Discours sur l’élection du Président au suffrage universel, 18 octobre 1962

Discours sur l’élection du Président au suffrage universel, 18 octobre 1962
L’Assemblée nationale a adopté le 5 octobre, par 280 voix, la motion de censure du
gouvernement Pompidou déposée par les représentants des groupes d’opposition.
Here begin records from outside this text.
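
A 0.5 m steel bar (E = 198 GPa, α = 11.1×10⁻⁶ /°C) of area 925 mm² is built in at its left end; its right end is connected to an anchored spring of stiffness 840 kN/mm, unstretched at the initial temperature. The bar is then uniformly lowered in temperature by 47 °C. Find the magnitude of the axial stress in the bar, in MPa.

Free thermal contraction: δ_free = αΔT L = 11.1×10⁻⁶ × 47 × 500 = 0.2608 mm.
With a force P in the spring, the elastic change of the bar is PL/(AE) and that of the spring is P/k; compatibility requires their sum to equal δ_free.
P [ L/(AE) + 1/k ] = δ_free → P [ 500/(925×198×10³) + 1/(840×10³) ] = 0.2608.
P = 0.2608 / 3.92×10⁻⁶ = 66540 N.
σ = P/A = 66540/925 = 71.93 MPa.

σ ≈ 71.9 MPa (tensile)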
Conformément à la Constitution, le Premier ministre a présenté le 6 octobre au président
de la République la démission du gouvernement. Le général de Gaulle a pris acte de cette
démission ; tout en faisant connaître qu’il a décidé de dissoudre l’Assemblée nationale, il
a invité le gouvernement à continuer d’assurer ses fonctions jusqu’à l’ouverture de la
nouvelle législature. Après avoir procédé aux consultations prévues par l’article 12 de la
Constitution, il a prononcé le 10 octobre la dissolution de l’Assemblée. Après le
référendum, fixé au 28 octobre, le peuple Français aura donc, les 18 et 25 novembre, à
élire ses nouveaux représentants. Dès l’annonce de la dissolution, les leaders des partis
d’opposition (Centre national des Indépendants et Paysans, M.R.P., Parti radical, Parti
socialiste S.F.I.O.) ont constitué ensemble le « Cartel des Non », manifestant ainsi leur
intention de rester solidaires, après le référendum, au moment des élections législatives.
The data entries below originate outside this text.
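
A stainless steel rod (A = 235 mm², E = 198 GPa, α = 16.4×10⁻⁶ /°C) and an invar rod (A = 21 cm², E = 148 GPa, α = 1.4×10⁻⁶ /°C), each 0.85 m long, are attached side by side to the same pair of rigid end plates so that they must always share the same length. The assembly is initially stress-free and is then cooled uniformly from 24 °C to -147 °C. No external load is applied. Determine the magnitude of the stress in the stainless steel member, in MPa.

Both members must finish at the same length. With the larger α, the stainless steel tends to over-contract; the plates restrain it, putting the stainless steel in tension and the invar in compression. With no external load the two internal forces are equal and opposite, magnitude P.
Setting the final lengths equal and cancelling L: (α₁ − α₂)ΔT = P/(A₁E₁) + P/(A₂E₂).
|α₁ − α₂|·ΔT = 15×10⁻⁶ × 171 = 0.002565.
1/(A₁E₁) + 1/(A₂E₂) = 1/(235×198×10³) + 1/(2100×148×10³) = 2.471×10⁻⁸ N⁻¹.
So P = 0.002565 / 2.471×10⁻⁸ = 103.8 kN.
σ_{stainless steel} = P/A₁ = 103800/235 = 441.7 MPa, tensile.

σ ≈ 442 MPa (tensile)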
Telle est la situation au moment où le général de Gaulle s’adresse aux Français dix jours
avant le référendum.
Françaises, Français !
Le 28 octobre, ce que vous allez répondre à ce que je vous demande engagera le destin de la
France. J’ai le devoir de vous dire pourquoi.
Tout le monde sait qu’en adoptant, sur ma proposition, la Constitution de 1958, notre peuple
a condamné, à une immense majorité, le régime désastreux qui livrait la République à la
discrétion des partis et, une fois de plus, avait failli jeter la France au gouffre. Tout le
monde sait que, par le même vote, notre peuple a institué un Président, chef de l’État, guide
de la France, clef de voûte des institutions, et a consacré le référendum qui permet au
Président de soumettre directement au pays ce qui peut être essentiel. Tout le monde sait,
qu’en même temps, notre peuple m’a fait confiance pour régler, avec mon gouvernement, les
lourds problèmes devant lesquels venait de s’effondrer le système de la décadence : menace
immédiate de faillite, absurde conflit algérien, danger grave d’opposition entre la nation et
son armée, abaissement de la France au milieu d’un monde qui lui était, alors, malveillant ou
méprisant.
Cette mission, si j’ai pu, jusqu’à présent, la remplir, c’est tout d’abord parce que j’étais sûr
que vous m’en approuviez. Mais c’est aussi parce que nos institutions nouvelles me
donnaient les moyens de faire ce qu’il fallait. Ainsi ai-je pu, pendant quatre années, sans
altérer les droits des citoyens ni les libertés publiques, assurer la conduite du pays vers le
progrès, la prospérité, la grandeur, étouffer à mesure les menaces criminelles qui se
dressaient contre l’État et empêcher le retour aux vices du régime condamné.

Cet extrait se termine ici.